Oklahoma AG Sues Prescription Opioid Drug Manufacturers

July 6, 2017 by

Oklahoma Attorney General Mike Hunter has joined the ranks of state attorneys general who have sued manufacturers of opioid pain medication, alleging that deceptive marketing campaigns by the drug makers have fueled the state’s opioid epidemic.

On June 30 Hunter sued more than a dozen such drug manufacturers, alleging in the lawsuit that they “executed massive and unprecedented marketing campaigns through which they misrepresented the risks of addiction from their opioids and touted unsubstantiated benefits.”

“We believe these companies are culpable for the tragic, heartbreaking number of Oklahomans who have become addicted or who have died as a result of the opioid epidemic in our state,” Hunter said shortly after filing the lawsuit.

The U.S. Centers for Disease Control and Prevention reports that opioids, including prescription painkillers, were factors in more than 33,000 deaths across the U.S. in 2015, and opioid overdoses have more than quadrupled since 2000.

Since 2009, Hunter said, more Oklahoma residents have died from opioid-related deaths than in vehicle crashes in the state. The lawsuit states that Oklahoma is one of the leading states in prescription painkiller sales per capita, with 128 painkiller prescriptions dispensed per 100 people in 2012.

“We just can’t let companies dehumanize the population,” Hunter said. “You almost feel like these deaths are just statistics on a spread sheet.”

Among other things, the lawsuit seeks an injunction against the manufacturers’ marketing practices and monetary damages that Hunter said he hopes will be dedicated to rehabilitation of opioid-addicted Oklahomans.

“We’ve got to invest more in rehabilitation in this state,” he said.

Hunter said former federal judge Michael Burrage, whose niece died from opioid-related causes in 2006, has been retained to prosecute the case on a contingency basis.

Although the lawsuit seeks damages for opioid-related costs, “it’s also about much more,” Burrage said. He said the ultimate goal of the lawsuit is “to change the behavior of these companies.”

“They need to be honest when they make representations to doctors about the effect of a drug. With opioids the doctors were lied to,” Burrage said.

Cleveland County District Judge Thad Balkman did not immediately schedule a hearing in the case.

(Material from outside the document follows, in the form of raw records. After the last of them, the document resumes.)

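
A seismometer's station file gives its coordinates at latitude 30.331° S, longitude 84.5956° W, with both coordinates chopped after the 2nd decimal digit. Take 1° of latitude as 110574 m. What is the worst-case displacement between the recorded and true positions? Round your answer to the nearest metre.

1461 metres

Truncating at 2 decimal places can drop up to a full unit in the last place, so each coordinate may be off by as much as 0.01°.
North–south component: 0.01° × 110574 = 1105.74 m.
E–W at 30.331°: 0.01° × 110574 × cos 30.331° = 0.01 × 110574 × 0.8631 ≈ 954.389 m.
The two errors are perpendicular, so the maximum displacement is √(1105.74² + 954.389²) ≈ 1460.66 m.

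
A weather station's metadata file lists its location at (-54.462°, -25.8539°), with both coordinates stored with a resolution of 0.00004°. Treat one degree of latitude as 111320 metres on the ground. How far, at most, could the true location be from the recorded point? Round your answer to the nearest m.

3 m

With a 0.00004° grid the true value lies within half a step, ±0.00004°/2 = ±2e-05°, of the stored one.
North–south component: 2e-05° × 111320 = 2.2264 m.
Longitude error → 2e-05 × 111320 × cos 54.462° = 2e-05 × 111320 × 0.5812 ≈ 1.29408 m.
Worst case both components are at the extreme and orthogonal: √(2.2264² + 1.29408²) ≈ 2.57517 m.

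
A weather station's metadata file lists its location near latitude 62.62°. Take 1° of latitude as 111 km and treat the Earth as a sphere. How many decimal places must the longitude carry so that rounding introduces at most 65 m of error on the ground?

3

At 62.62° one degree of longitude covers 111000 × cos 62.62° ≈ 111000 × 0.4599 ≈ 51047.8 m.
Rounding to N decimal places gives at most 0.5 × 10⁻ᴺ degrees of error, i.e. 0.5 × 10⁻ᴺ × 51047.8 m.
Setting 25523.9 × 10⁻ᴺ ≤ 65 gives 10ᴺ ≥ 392.7, i.e. N ≥ 2.59.
At 2 places the error can reach 255 m, but 3 places keeps it to 25.5 m.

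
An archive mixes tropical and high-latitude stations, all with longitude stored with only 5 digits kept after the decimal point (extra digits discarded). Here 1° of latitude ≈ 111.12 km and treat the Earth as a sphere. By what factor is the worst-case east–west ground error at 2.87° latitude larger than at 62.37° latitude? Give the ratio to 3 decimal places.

Truncating at 5 decimal places can drop up to a full unit in the last place, so the longitude may be off by as much as 1e-05°.
Error at 2.87° = 1e-05° × 111120 × cos 2.87° ≈ 1.1112 × 0.9987 = 1.1098 m.
Error at 62.37° = 1e-05° × 111120 × cos 62.37° ≈ 1.1112 × 0.4638 = 0.51533 m.
The ratio reduces to cos 2.87° / cos 62.37° = 0.9987/0.4638 ≈ 2.1536.

2.154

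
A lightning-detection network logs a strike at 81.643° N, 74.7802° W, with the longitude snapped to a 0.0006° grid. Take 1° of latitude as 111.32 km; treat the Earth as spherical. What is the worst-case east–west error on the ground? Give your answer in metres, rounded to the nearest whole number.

With a 0.0006° grid the true value lies within half a step, ±0.0006°/2 = ±0.0003°, of the stored one.
At latitude 81.643° a degree of longitude spans 111320 m × cos 81.643° = 111320 × 0.1453 ≈ 16179.3 m.
So at most 0.0003° × 16179.3 ≈ 4.85379 m east–west.

5 metres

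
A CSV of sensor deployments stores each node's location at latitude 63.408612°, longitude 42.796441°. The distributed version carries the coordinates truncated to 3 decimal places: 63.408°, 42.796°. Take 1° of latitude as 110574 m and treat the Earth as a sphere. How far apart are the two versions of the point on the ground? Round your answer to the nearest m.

The latitude changed by +0.000612° and the longitude by +0.000441°.
North–south shift: 0.000612 × 110574 = 67.6713 m.
East–west at this latitude: 0.000441° × 110574 × cos 63.408° ≈ 0.000441 × 49496.7 = 21.828 m.
Hypotenuse of the two orthogonal shifts: √(67.6713² + 21.828²) = 71.1046 m.

71 m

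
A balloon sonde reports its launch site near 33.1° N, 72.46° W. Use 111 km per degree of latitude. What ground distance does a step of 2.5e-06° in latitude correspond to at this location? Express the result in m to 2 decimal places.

0.28 m

2.5e-06° × 111000 m/° = 0.2775 m.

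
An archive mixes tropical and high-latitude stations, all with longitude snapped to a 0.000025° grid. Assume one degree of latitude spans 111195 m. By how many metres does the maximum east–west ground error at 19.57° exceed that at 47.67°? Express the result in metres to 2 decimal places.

With a 0.000025° grid the true value lies within half a step, ±0.000025°/2 = ±1.25e-05°, of the stored one.
At 19.57°: 1.25e-05° × 111195 × cos 19.57° = 1.25e-05 × 111195 × 0.9422 ≈ 1.3096 m.
At 47.67°: 1.25e-05° × 111195 × cos 47.67° = 1.25e-05 × 111195 × 0.6734 ≈ 0.93598 m.
So the lower-latitude error exceeds the higher by 1.3096 − 0.93598 = 0.37366 m.

0.37 metres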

The lawsuit is similar to one filed earlier in June by officials in Missouri. Hunter said lawsuits have also been filed against opioid manufacturers in Ohio and Mississippi.

In April, the Cherokee Nation sued distributors and retailers of opioids, alleging they contributed to “an epidemic of prescription opioid abuse.” The lawsuit alleged the companies created conditions in which “vast amounts of opioids have flowed freely from manufacturers to abusers and drug dealers” within the 14 northeastern Oklahoma counties that comprise the Cherokee Nation.

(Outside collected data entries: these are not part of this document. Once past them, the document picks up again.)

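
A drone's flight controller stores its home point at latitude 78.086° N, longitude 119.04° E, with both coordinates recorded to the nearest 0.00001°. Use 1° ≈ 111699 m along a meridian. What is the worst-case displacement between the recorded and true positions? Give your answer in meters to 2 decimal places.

Rounding to 5 decimal places leaves each coordinate within ±5e-06° of the true value.
N–S: 5e-06° × 111699 m/° = 0.558495 m.
East–west component at 78.086°: 5e-06° × 111699 × cos 78.086° ≈ 5e-06 × 23059.5 ≈ 0.115298 m.
Worst case both components are at the extreme and orthogonal: √(0.558495² + 0.115298²) ≈ 0.570272 m.

0.57 meters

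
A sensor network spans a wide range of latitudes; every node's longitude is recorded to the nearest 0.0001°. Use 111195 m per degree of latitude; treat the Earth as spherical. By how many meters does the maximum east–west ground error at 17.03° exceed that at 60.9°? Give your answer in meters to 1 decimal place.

2.6 meters

Rounding to 4 decimal places leaves the longitude within ±5e-05° of the true value.
Error at 17.03° = 5e-05° × 111195 × cos 17.03° ≈ 5.5598 × 0.9562 = 5.316 m.
Error at 60.9° = 5e-05° × 111195 × cos 60.9° ≈ 5.5598 × 0.4863 = 2.7039 m.
So the lower-latitude error exceeds the higher by 5.316 − 2.7039 = 2.6121 m.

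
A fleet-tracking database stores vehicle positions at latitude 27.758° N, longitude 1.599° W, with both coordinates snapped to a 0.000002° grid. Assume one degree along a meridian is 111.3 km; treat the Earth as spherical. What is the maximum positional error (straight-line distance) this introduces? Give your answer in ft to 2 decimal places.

With a 0.000002° grid the true value lies within half a step, ±0.000002°/2 = ±1e-06°, of the stored one.
North–south component: 1e-06° × 111300 = 0.1113 m.
East–west component at 27.758°: 1e-06° × 111300 × cos 27.758° ≈ 1e-06 × 98491.9 ≈ 0.0984919 m.
Combining orthogonally: (0.1113² + 0.0984919²)^½ ≈ 0.148621 m.
Converting: 0.148621 m × 3.2808 ft/m ≈ 0.4876 ft.

0.49 ft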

Last week, Hunter’s office filed five counts of second-degree murder against an Oklahoma doctor in the overdose deaths of at least five patients from the powerful painkillers and other drugs she prescribed.

Dr. Regan Nichols, 57, allegedly prescribed more than 3 million doses of controlled dangerous drugs from 2010-2014.

An investigator found that in 2010, Nichols prescribed one 47-year-old patient a total of 450 painkillers, muscle relaxants and anti-anxiety drugs. The patient died six days later.

Online court records do not indicate whether Nichols has entered a plea to the charges. Her attorneys, Thomas Adler II and Dan Good, did not immediately return telephone calls seeking comment.